03 Porträt: Jürgen Hamann

„Anwalt der Schwächeren sein“

Jürgen Hamann wird Geschäftsführer bei der Arbeiterwohlfahrt

Autor: ARND WOLETZ | NWZ 03.12.2010

Mit Jürgen Hamann übernimmt bei der Arbeiterwohlfahrt ein Mann das Ruder, der den Sozialverband von Innen kennt. Als Kreisgeschäftsführer sieht er die Awo einem wachsenden Konkurrenzdruck ausgesetzt.

Kreis Göppingen. Zum Jahreswechsel setzt sich Jürgen Hamann auf den Chefsessel bei der Arbeiterwohlfahrt in der Göppinger Rosenstraße. Damit wechselt beim Kreisverband nach außen hin die Ampel von rot auf grün. Statt des Sozialdemokraten Hansjörg Wohlrab übernimmt Grünen-Mitglied und Kreisrat Jürgen Hamann das Ruder. Der 56-Jährige lässt aber keinen Zweifel daran, dass er sich eher als waschechten Awo-Mann versteht. Seit der studierte Sozialpädagoge und Sozialarbeiter berufstätig ist, arbeitet er für die Arbeiterwohlfahrt. Zuerst in Schwäbisch Hall, dann in Esslingen und Böblingen und nun schon immerhin seit 21 Jahren beim Kreisverband Göppingen.

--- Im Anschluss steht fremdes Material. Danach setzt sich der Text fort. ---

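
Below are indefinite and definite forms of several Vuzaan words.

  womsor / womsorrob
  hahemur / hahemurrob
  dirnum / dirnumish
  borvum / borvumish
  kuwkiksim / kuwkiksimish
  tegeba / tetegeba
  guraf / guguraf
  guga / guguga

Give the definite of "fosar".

fosarrob

"fosar" ends in -r. The stems ending in -r (womsor → womsorrob, hahemur → hahemurrob) double the final consonant and add -ob.
So fosar → fosarrob.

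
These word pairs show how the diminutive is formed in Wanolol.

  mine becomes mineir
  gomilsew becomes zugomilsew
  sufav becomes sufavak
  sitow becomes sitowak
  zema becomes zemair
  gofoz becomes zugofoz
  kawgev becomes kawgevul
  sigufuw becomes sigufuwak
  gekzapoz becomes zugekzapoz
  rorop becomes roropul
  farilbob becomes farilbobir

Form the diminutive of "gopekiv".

gomilsew and sitow both end in -w yet inflect differently (zugomilsew, sitowak), so the final letter is not what conditions the rule; the first letter is.
"gopekiv" begins with g-. The stems beginning with g- (gofoz → zugofoz, gomilsew → zugomilsew, gekzapoz → zugekzapoz) add the prefix zu-.
The other patterns: stems beginning with s- add -ak; stems beginning with k- or r- add -ul; stems beginning with f-, m- or z- add -ir.
So gopekiv → zugopekiv.

zugopekiv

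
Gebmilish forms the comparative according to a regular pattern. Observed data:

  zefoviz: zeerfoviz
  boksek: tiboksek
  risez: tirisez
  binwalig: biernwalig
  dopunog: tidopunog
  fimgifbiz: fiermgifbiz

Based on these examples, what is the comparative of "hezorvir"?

"hezorvir" has last vowel 'i'. The stems whose last vowel is 'i' (binwalig → biernwalig, zefoviz → zeerfoviz, fimgifbiz → fiermgifbiz) insert -er- after the first vowel.
The other pattern: stems whose last vowel is 'e' or 'o' add the prefix ti-.
So hezorvir → heerzorvir.

heerzorvir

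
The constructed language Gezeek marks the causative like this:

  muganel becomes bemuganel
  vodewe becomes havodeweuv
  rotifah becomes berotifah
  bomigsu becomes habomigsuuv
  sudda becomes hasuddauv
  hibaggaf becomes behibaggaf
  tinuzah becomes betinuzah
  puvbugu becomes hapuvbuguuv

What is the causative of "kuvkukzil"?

bekuvkukzil

rotifah and sudda both have last vowel 'a' yet inflect differently (berotifah, hasuddauv), so the last vowel is not what conditions the rule; whether the stem ends in a vowel or a consonant is.
"kuvkukzil" ends in a consonant. The stems ending in a consonant (rotifah → berotifah, tinuzah → betinuzah, muganel → bemuganel) add the prefix be-.
So kuvkukzil → bekuvkukzil.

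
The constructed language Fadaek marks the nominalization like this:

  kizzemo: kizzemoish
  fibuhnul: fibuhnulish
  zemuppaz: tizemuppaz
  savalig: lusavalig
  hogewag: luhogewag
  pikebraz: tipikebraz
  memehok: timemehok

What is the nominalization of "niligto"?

"niligto" ends in -o. The one such stem in the data (kizzemo → kizzemoish) adds -ish, so the same rule applies.
The other patterns: stems ending in -g add the prefix lu-; stems ending in -k or -z add the prefix ti-.
So niligto → niligtoish.

niligtoish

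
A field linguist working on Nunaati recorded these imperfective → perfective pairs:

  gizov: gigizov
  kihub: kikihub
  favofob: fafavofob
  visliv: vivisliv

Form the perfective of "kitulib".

kikitulib

Every pair shown (gizov → gigizov, kihub → kikihub, favofob → fafavofob, …) follows the same rule: repeat the first consonant+vowel as a prefix.
So kitulib → kikitulib.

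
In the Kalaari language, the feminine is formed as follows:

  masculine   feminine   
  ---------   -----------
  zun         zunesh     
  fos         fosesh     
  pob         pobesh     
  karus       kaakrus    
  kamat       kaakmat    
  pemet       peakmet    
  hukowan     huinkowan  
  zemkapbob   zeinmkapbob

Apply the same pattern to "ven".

venesh

fos and karus both end in -s yet inflect differently (fosesh, kaakrus), so the final letter is not what conditions the rule; the number of vowels is.
"ven" has 1 vowel. The stems with 1 vowel (zun → zunesh, fos → fosesh, pob → pobesh) add -esh.
The other patterns: stems with 2 vowels insert -ak- after the first vowel; stems with 3 vowels insert -in- after the first vowel.
So ven → venesh.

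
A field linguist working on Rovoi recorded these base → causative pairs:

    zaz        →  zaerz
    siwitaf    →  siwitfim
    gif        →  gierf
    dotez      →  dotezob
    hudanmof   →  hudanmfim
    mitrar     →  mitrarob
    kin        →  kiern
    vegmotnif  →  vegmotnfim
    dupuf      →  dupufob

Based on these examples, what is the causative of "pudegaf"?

pudegfim

"pudegaf" has 3 vowels. The stems with 3 vowels (siwitaf → siwitfim, vegmotnif → vegmotnfim, hudanmof → hudanmfim) delete the last vowel and add -im.
The other patterns: stems with 1 vowel insert -er- after the first vowel; stems with 2 vowels add -ob.
So pudegaf → pudegfim.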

Klar ist: Einen radikalen Wandel wird es unter Jürgen Hamann nicht geben. Die Awo mit ihren gut 50 Mitarbeitern muss wie eh und je die Nischen finden, um bestehen zu können. Sie müsse flexibel bleiben, für den Fall, dass in einem Bereich mal wieder der Geldhahn zugedreht wird, erklärt Hamann, so wie das 2005 mit der sozialpädagogischen Familienhilfe passierte. „Wir wollen Anwalt der Schwächeren sein, sind aber abhängig von externen Geldgebern“. Und das bei wachsendem Konkurrenzdruck. Die Awo sei im Reigen der Sozialunternehmen einer von mehreren Anbietern, berichtet Jürgen Hamann. Beispiel internationaler Pflegedienst: Da tummeln sich mittlerweile viele private Anbieter, die der Awo mit ihren türkisch-sprachigen Fachkräften Konkurrenz machen. Weil auch noch überraschend viele Migranten im Alter in die Heimat zurückkehren, sei die Sparte defizitär, sagt Hamann. Deshalb werde er auf die Altenhilfe ein Auge werfen. „Der Pflegedienst muss sich stabilisieren.“

An den Aufgabenfeldern, die sich die Awo in den vergangenen Jahren erschlossen hat, werde er jedoch insgesamt nichts ändern, stellt der angehende Geschäftsführer klar. Das liegt schon daran, dass ihm ebenso wie seinem Vorgänger die Arbeit mit Migranten und deren soziale Eingliederung am Herzen liege. Im Kreisverband ist diese Strategie nicht immer ohne Widerspruch geblieben, wie Vorgänger Hansjörg Wohlrab einräumt. Bei Jürgen Hamann stößt sie auf offene Ohren. Auch wenn er Geschäftsteilleiter für die Kinder- und Jugendarbeit war, gab es kaum ein Aufgabenfeld in den „Interkulturellen Diensten“, in das er nicht eingebunden war.

Etwas mehr Gewicht werde er in die Arbeit auf Bezirksebene legen, kündigt Hamann an. Und auch das unter Wohlrab oft bis hin zum Eklat angespannte Verhältnis zwischen Awo und dem Landratsamt wünscht sich Hamann etwas „geglättet“ und fügt an. „Es ist ja schon ruhiger geworden.“

Berufsbetreuer für hilflose Menschen werde er in reduziertem Umfang weiterhin bleiben, denn diese Kärrnerarbeit in vorderster Linie liege ihm am Herzen, genauso wie alle Tätigkeitsfelder der Awo. „Es ist die Vielfältigkeit, die am meisten Spaß macht“, sagt Hamann. Bei der Awo mit ihren 28 Aufgabenfeldern wird es ihm an Vielfalt nicht fehlen.